Thank you for speaking to the important issue of corporate ownership today. We appreciate being informed about next steps as you move forward in re-structuring your business. So far it looks like things are moving in a positive direction.
Thank you to Q & C regarding these events. Any reasonable person would wish to see others treated as they want to be, and I think fiber artists (at least the majority) are caring nurturing people who exercise integrity.
That being said, if you don’t care or don’t wish to hear something that may disturb you (don’t jump to conclusions; there may be some who don’t want to hear about recent events because they have suffered similar in their past) simply scroll on. You don’t need to characterize this as “airing dirty laundry”, “I don’t care” or similar. Just move on. I imagine most of us form friendships and relationships with our hearts-it’s not just about the yarn and patterns. There are many that do care, and jumping to conclusions or speaking for others who’s opinion may differ from your own is not helpful.
I am wishing you all the best as you move forward, and also appreciate your attitude of seeking input from others. All my best.
I love your yarn and I am very proud to be a customer. I am sorry that internal issues are being broadcast on social media. We are probably only hearing one side and not even the correct information. I salute you for trying to correct internal issues and pray that you will continue to produce the beautiful yarn that you are known for.
I am very upset to hear of the large issues of unfairness and inequities that have been hidden behind the scenes. Quince is one of my go to companies, especially for my special projects. I want to live in a world were we all examine our buying choices and hold companies accountable for providing a safe and equitable workspace. Yes, it is dirty laundry, but I want to know about it before I decide where to spend my money. This is the only way to build a better future. I sincerely hope that you do the hard work to make this right. I look forward to the day when I feel safe to shop with you again.

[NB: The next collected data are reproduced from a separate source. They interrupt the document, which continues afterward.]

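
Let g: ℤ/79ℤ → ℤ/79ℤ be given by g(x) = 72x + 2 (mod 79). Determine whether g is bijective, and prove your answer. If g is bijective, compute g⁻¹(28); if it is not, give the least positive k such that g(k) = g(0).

Suppose g(a) = g(b) in ℤ/79ℤ. Then 72a + 2 ≡ 72b + 2 (mod 79), so 72(a − b) ≡ 0 (mod 79).
Since gcd(72, 79) = 1, 72 is invertible modulo 79, thus a − b ≡ 0 (mod 79), i.e. a = b.
We now compute 72⁻¹ mod 79 explicitly. Euclid's algorithm: 79 = 1·72 + 7, 72 = 10·7 + 2, 7 = 3·2 + 1; back-substituting gives 1 = 45·72 − 41·79, so 72⁻¹ ≡ 45 (mod 79).
For any y ∈ ℤ/79ℤ, x = 45(y − 2) mod 79 satisfies g(x) = 72·45(y − 2) + 2 ≡ y (since 72·45 ≡ 1 mod 79). So every y has a preimage.
Thus g is bijective.
Since g is bijective, we compute g⁻¹(28): solve 72x + 2 ≡ 28 (mod 79), i.e. 72x ≡ 26 (mod 79).
Multiplying by 72⁻¹ = 45 gives x ≡ 45·26 = 1170 = 14·79 + 64 ≡ 64 (mod 79).
Check: g(64) = 72·64 + 2 = 4610 = 58·79 + 28 ≡ 28 (mod 79).

64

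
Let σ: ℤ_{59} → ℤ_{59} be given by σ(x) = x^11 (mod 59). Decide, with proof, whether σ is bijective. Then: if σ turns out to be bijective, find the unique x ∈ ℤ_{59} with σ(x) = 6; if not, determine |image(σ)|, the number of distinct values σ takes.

Since 59 is prime, the nonzero elements of ℤ_{59} form a cyclic group of order 58.
As gcd(11, 58) = 1, raising to the 11th power is a bijection on this group: if x_1^11 ≡ x_2^11 then (x_1x_2^{−1})^11 = 1, and the only element of order dividing gcd(11, 58) = 1 is 1, so x_1 = x_2.
With σ(0) = 0 this makes σ injective on all of ℤ_{59}, hence bijective (finite equal-size domain and codomain). In particular σ is bijective.
Since σ is bijective, we find the preimage of 6. The inverse of x ↦ x^11 on (ℤ_{59})^× is x ↦ x^37, because 11·37 = 407 = 7·58 + 1 ≡ 1 (mod 58) and x^{58} = 1 for x ≠ 0 (Fermat). So σ⁻¹(6) = 6^37 mod 59.
Repeated squaring mod 59: 6^1 ≡ 6, 6^2 ≡ 6² = 36, 6^4 ≡ 36² = 1296 ≡ 57, 6^8 ≡ 57² = 3249 ≡ 4, 6^16 ≡ 4² = 16, 6^32 ≡ 16² = 256 ≡ 20. Since 37 = 32 + 4 + 1, 6^37 ≡ 20·57·6: 20·57 = 1140 ≡ 19, then 19·6 = 114 ≡ 55. So 6^37 ≡ 55 (mod 59).
Hence σ⁻¹(6) = 55.

55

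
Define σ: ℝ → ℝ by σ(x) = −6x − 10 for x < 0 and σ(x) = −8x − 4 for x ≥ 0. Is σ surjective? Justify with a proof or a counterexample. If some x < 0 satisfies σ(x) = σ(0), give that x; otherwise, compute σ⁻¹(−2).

Both pieces are strictly decreasing (slopes −6 and −8), so each is injective on its own interval.
The left piece maps (−∞, 0) onto (−10, ∞); the right piece maps [0, ∞) onto (−∞, −4].
The union (−10, ∞) ∪ (−∞, −4] covers ℝ, so σ is surjective.
For the follow-up: the images overlap, so an x < 0 with σ(x) = σ(0) exists. σ(0) = −4; solving −6x − 10 = −4 for x < 0 gives x = (−4 + 10)/(−6) = −1.

-1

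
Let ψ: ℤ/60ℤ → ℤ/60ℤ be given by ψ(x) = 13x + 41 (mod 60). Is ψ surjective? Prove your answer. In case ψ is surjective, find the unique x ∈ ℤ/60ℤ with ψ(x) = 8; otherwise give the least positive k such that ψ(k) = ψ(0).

Since gcd(13, 60) = 1, 13 is invertible modulo 60. Euclid's algorithm: 60 = 4·13 + 8, 13 = 1·8 + 5, 8 = 1·5 + 3, 5 = 1·3 + 2, 3 = 1·2 + 1; back-substituting gives 1 = 37·13 − 8·60, so 13⁻¹ ≡ 37 (mod 60).
Then y ↦ 37(y − 41) is a two-sided inverse to ψ, so every y ∈ ℤ/60ℤ has a preimage.
Therefore ψ is surjective.
Since ψ is surjective, we find ψ⁻¹(8): we need 13x ≡ 8 − 41 ≡ 27 (mod 60). Using 13⁻¹ = 37: x ≡ 37·27 = 999 = 16·60 + 39, so x = 39.
Check: ψ(39) = 13·39 + 41 = 548 = 9·60 + 8 ≡ 8 (mod 60).

39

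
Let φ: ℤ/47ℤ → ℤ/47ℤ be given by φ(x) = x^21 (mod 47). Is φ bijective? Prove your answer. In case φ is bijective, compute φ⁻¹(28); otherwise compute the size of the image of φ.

18

Since 47 is prime, the nonzero elements of ℤ/47ℤ form a cyclic group of order 46.
As gcd(21, 46) = 1, raising to the 21st power is a bijection on this group: if x_1^21 ≡ x_2^21 then (x_1x_2^{−1})^21 = 1, and the only element of order dividing gcd(21, 46) = 1 is 1, so x_1 = x_2.
With φ(0) = 0 this makes φ injective on all of ℤ/47ℤ, hence bijective (finite equal-size domain and codomain). In particular φ is bijective.
Since φ is bijective, we find the preimage of 28. The inverse of x ↦ x^21 on (ℤ/47ℤ)^× is x ↦ x^11, because 21·11 = 231 = 5·46 + 1 ≡ 1 (mod 46) and x^{46} = 1 for x ≠ 0 (Fermat). So φ⁻¹(28) = 28^11 mod 47.
Repeated squaring mod 47: 28^1 ≡ 28, 28^2 ≡ 28² = 784 ≡ 32, 28^4 ≡ 32² = 1024 ≡ 37, 28^8 ≡ 37² = 1369 ≡ 6. Since 11 = 8 + 2 + 1, 28^11 ≡ 6·32·28: 6·32 = 192 ≡ 4, then 4·28 = 112 ≡ 18. So 28^11 ≡ 18 (mod 47).
Hence φ⁻¹(28) = 18.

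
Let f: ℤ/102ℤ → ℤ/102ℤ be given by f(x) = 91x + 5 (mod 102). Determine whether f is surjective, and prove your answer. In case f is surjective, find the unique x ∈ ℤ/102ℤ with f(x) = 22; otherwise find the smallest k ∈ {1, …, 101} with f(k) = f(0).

17

By definition, surjectivity means every element of the codomain has a preimage under f.
Since gcd(91, 102) = 1, 91 is invertible modulo 102. Euclid's algorithm: 102 = 1·91 + 11, 91 = 8·11 + 3, 11 = 3·3 + 2, 3 = 1·2 + 1; back-substituting gives 1 = 37·91 − 33·102, so 91⁻¹ ≡ 37 (mod 102).
Then y ↦ 37(y − 5) is a two-sided inverse to f, so every y ∈ ℤ/102ℤ has a preimage.
So f is surjective.
Since f is surjective, we compute f⁻¹(22): solve 91x + 5 ≡ 22 (mod 102), i.e. 91x ≡ 17 (mod 102).
Multiplying by 91⁻¹ = 37 gives x ≡ 37·17 = 629 = 6·102 + 17 ≡ 17 (mod 102).
Check: f(17) = 91·17 + 5 = 1552 = 15·102 + 22 ≡ 22 (mod 102).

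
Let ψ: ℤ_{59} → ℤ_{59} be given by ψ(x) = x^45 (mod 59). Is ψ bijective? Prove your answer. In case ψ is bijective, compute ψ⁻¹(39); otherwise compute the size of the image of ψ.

23

Since 59 is prime, the nonzero elements of ℤ_{59} form a cyclic group of order 58.
As gcd(45, 58) = 1, raising to the 45th power is a bijection on this group: if u^45 ≡ v^45 then (uv^{−1})^45 = 1, and the only element of order dividing gcd(45, 58) = 1 is 1, so u = v.
With ψ(0) = 0 this makes ψ injective on all of ℤ_{59}, hence bijective (finite equal-size domain and codomain). In particular ψ is bijective.
Since ψ is bijective, we find the preimage of 39. The inverse of x ↦ x^45 on (ℤ_{59})^× is x ↦ x^49, because 45·49 = 2205 = 38·58 + 1 ≡ 1 (mod 58) and x^{58} = 1 for x ≠ 0 (Fermat). So ψ⁻¹(39) = 39^49 mod 59.
Repeated squaring mod 59: 39^1 ≡ 39, 39^2 ≡ 39² = 1521 ≡ 46, 39^4 ≡ 46² = 2116 ≡ 51, 39^8 ≡ 51² = 2601 ≡ 5, 39^16 ≡ 5² = 25, 39^32 ≡ 25² = 625 ≡ 35. Since 49 = 32 + 16 + 1, 39^49 ≡ 35·25·39: 35·25 = 875 ≡ 49, then 49·39 = 1911 ≡ 23. So 39^49 ≡ 23 (mod 59).
Hence ψ⁻¹(39) = 23.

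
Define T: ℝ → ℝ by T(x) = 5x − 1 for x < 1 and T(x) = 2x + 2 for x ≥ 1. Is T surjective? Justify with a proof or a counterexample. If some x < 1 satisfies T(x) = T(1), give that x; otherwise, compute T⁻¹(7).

Both pieces are strictly increasing (slopes 5 and 2), so each is injective on its own interval.
The left piece maps (−∞, 1) onto (−∞, 4); the right piece maps [1, ∞) onto [4, ∞).
These images together cover ℝ, so T is surjective.
Because the two images are disjoint, no x < 1 has T(x) = T(1), so we compute T⁻¹(7): 7 lies in [4, ∞), so solve 2x + 2 = 7: x = (7 − 2)/2 = 5/2.

5/2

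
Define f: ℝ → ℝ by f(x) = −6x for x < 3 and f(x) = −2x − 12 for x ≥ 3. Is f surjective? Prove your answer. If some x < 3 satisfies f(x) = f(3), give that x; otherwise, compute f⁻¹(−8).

4/3

Both pieces are strictly decreasing (slopes −6 and −2), so each is injective on its own interval.
The left piece maps (−∞, 3) onto (−18, ∞); the right piece maps [3, ∞) onto (−∞, −18].
These images together cover ℝ, so f is surjective.
Because the two images are disjoint, no x < 3 has f(x) = f(3), so we compute f⁻¹(−8): −8 lies in (−18, ∞), so solve −6x = −8: x = (−8 − 0)/(−6) = 4/3.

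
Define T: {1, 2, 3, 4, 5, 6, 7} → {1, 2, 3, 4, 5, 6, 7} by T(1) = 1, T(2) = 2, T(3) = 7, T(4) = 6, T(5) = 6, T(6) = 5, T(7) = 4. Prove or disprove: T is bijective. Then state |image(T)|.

T(4) = 6 = T(5) with 4 ≠ 5, so T is not injective, hence not bijective.
The image of T is {1, 2, 4, 5, 6, 7}, which has 6 elements.

6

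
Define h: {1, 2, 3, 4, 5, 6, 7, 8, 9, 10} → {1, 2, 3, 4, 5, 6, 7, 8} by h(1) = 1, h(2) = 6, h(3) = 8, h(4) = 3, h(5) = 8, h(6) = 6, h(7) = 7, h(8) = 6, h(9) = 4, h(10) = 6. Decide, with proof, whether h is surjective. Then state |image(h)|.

No element maps to 2, so h is not surjective.
The image of h is {1, 3, 4, 6, 7, 8}, which has 6 elements.

6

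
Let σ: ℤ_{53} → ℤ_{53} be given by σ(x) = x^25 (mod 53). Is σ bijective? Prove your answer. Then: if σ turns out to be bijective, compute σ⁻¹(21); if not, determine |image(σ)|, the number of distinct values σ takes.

Since 53 is prime, the nonzero elements of ℤ_{53} form a cyclic group of order 52.
As gcd(25, 52) = 1, raising to the 25th power is a bijection on this group: if s^25 ≡ t^25 then (st^{−1})^25 = 1, and the only element of order dividing gcd(25, 52) = 1 is 1, so s = t.
With σ(0) = 0 this makes σ injective on all of ℤ_{53}, hence bijective (finite equal-size domain and codomain). In particular σ is bijective.
Since σ is bijective, we find the preimage of 21. The inverse of x ↦ x^25 on (ℤ_{53})^× is x ↦ x^25, because 25·25 = 625 = 12·52 + 1 ≡ 1 (mod 52) and x^{52} = 1 for x ≠ 0 (Fermat). So σ⁻¹(21) = 21^25 mod 53.
Repeated squaring mod 53: 21^1 ≡ 21, 21^2 ≡ 21² = 441 ≡ 17, 21^4 ≡ 17² = 289 ≡ 24, 21^8 ≡ 24² = 576 ≡ 46, 21^16 ≡ 46² = 2116 ≡ 49. Since 25 = 16 + 8 + 1, 21^25 ≡ 49·46·21: 49·46 = 2254 ≡ 28, then 28·21 = 588 ≡ 5. So 21^25 ≡ 5 (mod 53).
Hence σ⁻¹(21) = 5.

5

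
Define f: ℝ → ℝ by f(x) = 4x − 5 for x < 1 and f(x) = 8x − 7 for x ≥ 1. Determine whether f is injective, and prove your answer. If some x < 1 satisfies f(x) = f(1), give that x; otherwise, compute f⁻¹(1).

1

Both pieces are strictly increasing (slopes 4 and 8), so each is injective on its own interval.
The left piece maps (−∞, 1) onto (−∞, −1); the right piece maps [1, ∞) onto [1, ∞).
These images are disjoint, so no value is attained by both pieces. Thus f is injective.
Because the two images are disjoint, no x < 1 has f(x) = f(1), so we compute f⁻¹(1): 1 lies in [1, ∞), so solve 8x − 7 = 1: x = (1 + 7)/8 = 1.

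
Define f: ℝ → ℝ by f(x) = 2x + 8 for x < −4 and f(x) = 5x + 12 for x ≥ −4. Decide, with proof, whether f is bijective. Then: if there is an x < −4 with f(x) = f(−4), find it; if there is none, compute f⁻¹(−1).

-8

Both pieces are strictly increasing (slopes 2 and 5), so each is injective on its own interval.
The left piece maps (−∞, −4) onto (−∞, 0); the right piece maps [−4, ∞) onto [−8, ∞).
These images overlap. In particular f(−4) = −8 (right piece), and solving 2x + 8 = −8 on the left piece gives x = −8 < −4.
So f(−8) = f(−4) with −8 ≠ −4, and f is not injective, hence not bijective. This x = −8 is the requested value below −4.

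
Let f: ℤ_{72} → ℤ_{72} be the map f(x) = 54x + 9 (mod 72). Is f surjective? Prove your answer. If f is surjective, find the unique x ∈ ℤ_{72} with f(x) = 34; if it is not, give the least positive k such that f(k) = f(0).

4

By definition, f is surjective if every y in the codomain equals f(x) for some x in the domain.
Since gcd(54, 72) = 18, we have 54x ≡ 0 (mod 18) for all x, so f(x) ≡ 9 (mod 18).
But 0 ≢ 9 (mod 18), so 0 ∈ ℤ_{72} has no preimage. Therefore f is not surjective.
Since f is not surjective, we find the least positive k with f(k) = f(0): this means 54k ≡ 0 (mod 72), i.e. 72 ∣ 54k. Since gcd(54, 72) = 18, dividing through by 18 this holds exactly when 4 ∣ 3k, and as gcd(3, 4) = 1, exactly when 4 ∣ k.
The smallest positive such k is 4.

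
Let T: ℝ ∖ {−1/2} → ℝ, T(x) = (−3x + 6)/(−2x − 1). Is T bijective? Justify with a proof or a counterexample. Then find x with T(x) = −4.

If T(x) = 3/2, cross-multiplying gives −2(−3x + 6) = −3(−2x − 1), which simplifies to −12 = 3 — false.  So 3/2 has no preimage and T is not surjective.
Therefore T is not bijective.
Solving T(x) = −4: cross-multiplying gives −3x + 6 = −4(−2x − 1), which rearranges to −11x = −2, so x = 2/11.

2/11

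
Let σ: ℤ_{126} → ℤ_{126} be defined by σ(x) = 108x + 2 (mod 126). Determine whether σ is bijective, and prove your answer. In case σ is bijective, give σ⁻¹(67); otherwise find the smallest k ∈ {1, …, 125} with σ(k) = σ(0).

We have gcd(108, 126) = 18 > 1. Taking s = 0 and t = 7: σ(0) = 2 and σ(7) = 108·7 + 2 = 758 ≡ 2 (mod 126).
So σ(0) = σ(7) while 0 ≠ 7, therefore σ is not injective, hence not bijective.
Since σ is not bijective, we find the least positive k with σ(k) = σ(0): this means 108k ≡ 0 (mod 126), i.e. 126 ∣ 108k. Since gcd(108, 126) = 18, dividing through by 18 this holds exactly when 7 ∣ 6k, and as gcd(6, 7) = 1, exactly when 7 ∣ k.
The smallest positive such k is 7.

7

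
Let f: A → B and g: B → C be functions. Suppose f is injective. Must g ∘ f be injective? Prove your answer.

not injective

No. Take A = B = C = {0, 1, 2}, f = identity (injective), and g(x) = 0 for every x.
Then (g ∘ f)(0) = 0 = (g ∘ f)(2) with 0 ≠ 2, so g ∘ f is not injective.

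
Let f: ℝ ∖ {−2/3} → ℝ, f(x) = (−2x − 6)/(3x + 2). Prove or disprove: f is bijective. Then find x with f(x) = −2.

1/2

If f(x) = −2/3, cross-multiplying gives 3(−2x − 6) = −2(3x + 2), which simplifies to −18 = −4 — false.  So −2/3 has no preimage and f is not surjective.
So f is not bijective.
Solving f(x) = −2: cross-multiplying gives −2x − 6 = −2(3x + 2), which rearranges to 4x = 2, so x = 1/2.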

Well done you. Shame on those in it “just for the knitting/yarn/patterns.” Ignorance is privilege, stop pretending there is any facet of our lives unaffected by intentional and implicit bias. Unless we are active in our demands for equity and change, status quo only benefits the oppressor. Silence is consent. Air the dirty laundry, be active in making change and making amends. This post makes me a bigger fan of yours and anyone who has been affected by this positive change. Thank you for transparency. I trust you to keep seeking light.
Love my knitting hobby and i’m sick to death of this type of rhetoric. Keep your dirty laundry to yourself.
I agree with Linda, it’s not my business to know what’s going on internally but do wish you luck; I have always loved your yarns and patterns.
If Ryan is not divested of his monetary interests in Quince won’t he still profit from customers who continue to buy yarn?
Thank you for taking immediate and important first steps to right the inequities and abuse of power brought to public attention recently by many in the fibre arts community. As a LYS caught in the middle and feeling betrayed by a company we thought shared our values, we are closely watching the evolution of this situation. We are pleased that Ryan FitzGerald has stepped down as Managing Director and that other actions have been initiated to initiate a change in corporate culture. We are, however, expecting full apologies from Ryan Fitzgerald (both to the community in general and to those personally wronged by his inequitable practices) as well as notice of his divestiture of assets in the company.
I just like your yarn and patterns. I don’t need to know the inside stuff. Good luck.